Noecker’s proposal for a year-long delay was approved 6-1, with Council President Mitra Jalali opposed. Jalali noted that the zoning proposal had gone through close scrutiny by the St. Paul Planning Commission, and “if too much time passes, there’s a risk of that information becoming outdated,” she said. “I want to take this up in a timely way.”

Noecker acknowledged that the proposed zoning changes included potentially helpful design changes around car lanes, or “stacking.” Still, at a “tough time” for many St. Paul businesses, she said the city should be “making it easier for business owners to invest in their properties, rather than doing the reverse.”

“Pedestrian safety, that’s really aligned with my values … but at the same time we’re always trying to balance multiple competing needs,” she added. Drive-throughs “does not seem to be something I hear is a big problem from my constituents.”

Council appears to support drive-throughs

Most council members signaled an interest in seeing drive-throughs continue.

Council Member Nelsie Yang noted some teens working in sit-down fast food franchises in the city have had the unfortunate experience of having to call paramedics for customers who had overdosed in the bathroom. That’s led some franchise owners to move to drive-through and counter service, with no sit-down options.

A worker hands and order to a customer as cars line up to pick up lunch orders from the McDonald’s on University Ave. and Marion. St. in St. Paul on Wednesday, Nov. 13, 2024. (John Autey / Pioneer Press)

Council Member Anika Bowie noted that without drive-throughs, parents would have to take their kids out of the car in order to get food and drinks.

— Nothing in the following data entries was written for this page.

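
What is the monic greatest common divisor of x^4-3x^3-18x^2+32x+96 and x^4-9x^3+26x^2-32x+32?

x^2-8x+16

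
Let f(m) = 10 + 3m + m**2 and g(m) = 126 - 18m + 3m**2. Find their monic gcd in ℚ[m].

By polynomial division,
  m**2 + 3m + 10 = (1/3)(3m**2 - 18m + 126) + (9m - 32)
  3m**2 - 18m + 126 = ((1/3)m - 22/27)(9m - 32) + (2698/27)
  9m - 32 = ((243/2698)m - 432/1349)(2698/27) + (0)
The last nonzero remainder is the constant 2698/27, so the polynomials are coprime and gcd = 1.

1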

Other business advocates raised the likelihood that rather than inspire more sit-down eateries, blocking franchises from establishing drive-throughs would simply disinvite them from moving into the city at all, leaving more vacant storefronts and dark corners — a potential detriment to public safety.

A representative of the St. Paul Chamber noted recent media reports about “pharmacy deserts” across the state, a problem that could be exacerbated, and pointed out that rather than lower auto emissions, consumers will use a smart phone app to order delivery or simply drive farther. Problem drive-throughs could be addressed through a more targeted look, on a case-by-case basis, he said.

“We have some customers who might have medical needs,” said Courtney Henry, who operates a series of McDonald’s restaurants throughout St. Paul, in a written statement read aloud to the city council by his business representative. He encouraged further amendments to the zoning proposal, allowing existing drive-through owners to create environmental and technology improvements to their drive-throughs.

Jalali said that in her political ward, “the nuisance of drive-throughs is unfortunately a daily problem” over which the city has few regulatory tools, in part because University Avenue is a county road and Snelling Avenue is a trunk highway.

The “pedestrian experience on each of those is miserable in too many places,” said Jalali, pointing to a former drive-through Starbucks near Snelling and Selby avenues, and at a Taco Bell closer to Snelling and University avenues. “I look forward to the day when we can take this up with renewed focus.”